Część to nie całość. Piłkarze nie powinni myśleć, że na meczach LE nie będzie kibiców dlatego, bo UEFA wspiera uchodźców. Taki sygnał może być dla zespołu szkodliwy. Dla zawodników "Kolejorza" pamiętających pełne trybuny garstka fanów na stadionie powinna być motywacją. Tymczasem dostarczono piłkarzom wymówkę - wasza gra nie ma znaczenia, liczy się polityka.
Większość fanów odstrasza fatalna dyspozycja zespołu. Już na rewanżowym meczu z Videotonem Szekesfehervar na stadionie pojawiło się zaledwie 14133 fanów. Dla porównania w końcówce zeszłego sezonu promowano w Poznaniu akcję "Cztery Dychy Lecha" - czyli 40 tysięcy kibiców na meczach kończących rundę wiosenną.

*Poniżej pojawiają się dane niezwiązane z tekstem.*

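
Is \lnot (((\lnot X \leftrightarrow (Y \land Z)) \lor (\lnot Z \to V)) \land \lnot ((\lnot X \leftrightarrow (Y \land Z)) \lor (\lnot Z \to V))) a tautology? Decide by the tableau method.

Valid

Assume the negation and expand:
Initial set: {F \lnot (((\lnot X \leftrightarrow (Y \land Z)) \lor (\lnot Z \to V)) \land \lnot ((\lnot X \leftrightarrow (Y \land Z)) \lor (\lnot Z \to V)))}.
F \lnot (((\lnot X \leftrightarrow (Y \land Z)) \lor (\lnot Z \to V)) \land \lnot ((\lnot X \leftrightarrow (Y \land Z)) \lor (\lnot Z \to V))): α-rule — add T ((\lnot X \leftrightarrow (Y \land Z)) \lor (\lnot Z \to V)), T \lnot ((\lnot X \leftrightarrow (Y \land Z)) \lor (\lnot Z \to V)).
T \lnot ((\lnot X \leftrightarrow (Y \land Z)) \lor (\lnot Z \to V)): α-rule — add F (\lnot X \leftrightarrow (Y \land Z)), F (\lnot Z \to V).
F (\lnot Z \to V): α-rule — add T \lnot Z, F V.
T ((\lnot X \leftrightarrow (Y \land Z)) \lor (\lnot Z \to V)): β-rule — branch into T (\lnot X \leftrightarrow (Y \land Z))  //  T (\lnot Z \to V).
  branch 1 (add T (\lnot X \leftrightarrow (Y \land Z))):
    F (\lnot X \leftrightarrow (Y \land Z)): β-rule — branch into T \lnot X, F (Y \land Z)  //  F \lnot X, T (Y \land Z).
      branch 1.1 (add T \lnot X, F (Y \land Z)):
        T (\lnot X \leftrightarrow (Y \land Z)): β-rule — branch into T \lnot X, T (Y \land Z)  //  F \lnot X, F (Y \land Z).
          branch 1.1.1 (add T \lnot X, T (Y \land Z)):
            T (Y \land Z): α-rule — add T Y, T Z.
            × closes — contains both Z and \lnot Z.
          branch 1.1.2 (add F \lnot X, F (Y \land Z)):
            × closes — contains both X and \lnot X.
      branch 1.2 (add F \lnot X, T (Y \land Z)):
        T (Y \land Z): α-rule — add T Y, T Z.
        × closes — contains both Z and \lnot Z.
  branch 2 (add T (\lnot Z \to V)):
    F (\lnot X \leftrightarrow (Y \land Z)): β-rule — branch into T \lnot X, F (Y \land Z)  //  F \lnot X, T (Y \land Z).
      branch 2.1 (add T \lnot X, F (Y \land Z)):
        T (\lnot Z \to V): β-rule — branch into F \lnot Z  //  T V.
          branch 2.1.1 (add F \lnot Z):
            × closes — contains both Z and \lnot Z.
          branch 2.1.2 (add T V):
            × closes — contains both V and \lnot V.
      branch 2.2 (add F \lnot X, T (Y \land Z)):
        T (Y \land Z): α-rule — add T Y, T Z.
        × closes — contains both Z and \lnot Z.
All 6 branches close.
Every branch closed, so the negation is unsatisfiable and the formula is valid.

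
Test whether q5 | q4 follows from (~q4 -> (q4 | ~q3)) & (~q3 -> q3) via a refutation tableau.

Initial set: {((~q4 -> (q4 | ~q3)) & (~q3 -> q3)); ~(q5 | q4)}.
((~q4 -> (q4 | ~q3)) & (~q3 -> q3)): α-rule — add (~q4 -> (q4 | ~q3)), (~q3 -> q3).
~(q5 | q4): α-rule — add ~q5, ~q4.
(~q4 -> (q4 | ~q3)): β-rule — branch into ~~q4  //  (q4 | ~q3).
  branch 1 (add ~~q4):
    × closes — contains both q4 and ~q4.
  branch 2 (add (q4 | ~q3)):
    (~q3 -> q3): β-rule — branch into ~~q3  //  q3.
      branch 2.1 (add ~~q3):
        (q4 | ~q3): β-rule — branch into q4  //  ~q3.
          branch 2.1.1 (add q4):
            × closes — contains both q4 and ~q4.
          branch 2.1.2 (add ~q3):
            × closes — contains both q3 and ~q3.
      branch 2.2 (add q3):
        (q4 | ~q3): β-rule — branch into q4  //  ~q3.
          branch 2.2.1 (add q4):
            × closes — contains both q4 and ~q4.
          branch 2.2.2 (add ~q3):
            × closes — contains both q3 and ~q3.
All 5 branches close.
Every branch closed, so the premises entail the conclusion.

Yes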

Ostatecznie Lech przekaże na organizację wskazaną przez ECA (Europejskie Stowarzyszenie Klubów) ok. 30 tys. zł.
O nieoficjalnej akcji poznańskich kibiców napisał np. brytyjski "The Guardian". Jego dziennikarze zauważyli, że nigdzie indziej podobna sytuacja nie miała miejsca. Podczas spotkania Athleticu Bilbao z Augsburgiem na trybunach wisiał transparent "Uchodźcy witajcie”. W Poznaniu obok stadionu zawisł baner z hasłem: "Stop islamizacji".
Kibice innego klubu, który miał wziąć udział w bojkocie, Maccabi Tel Awiw, tłumnie wyruszyli do Londynu na mecz z Chelsea. Jedynym protestem okazała się niewielka demonstracja angielskich kibiców wyrażająca solidarność z okupowaną Palestyną.
Tylko jeden europejski klub zdecydował się tak radykalnie odrzucić akcję wspierania uchodźców - choć z innych powodów. To - o dziwo - niemieckie St. Pauli, znane z kibiców mocno związanych z ideologiami anarchistycznymi i lewicowymi. Mecze w Hamburgu rozpoczyna się przy akompaniamencie "Hell bells" zespołu AC/DC, a na trybunach nie brakuje czarnych flag z czaszkami a nawet tych z wizerunkiem Che Guevary.
St. Pauli nie chciało przyłączyć się do akcji niemieckich klubów piłkarskich inspirowanej przez tabloid "Bild". Działacze klubu argumentują, że od lat pomagają imigrantom i odgórnie narzucona akcja nie jest im potrzebna.
Może tego argumentu zabrakło w Poznaniu?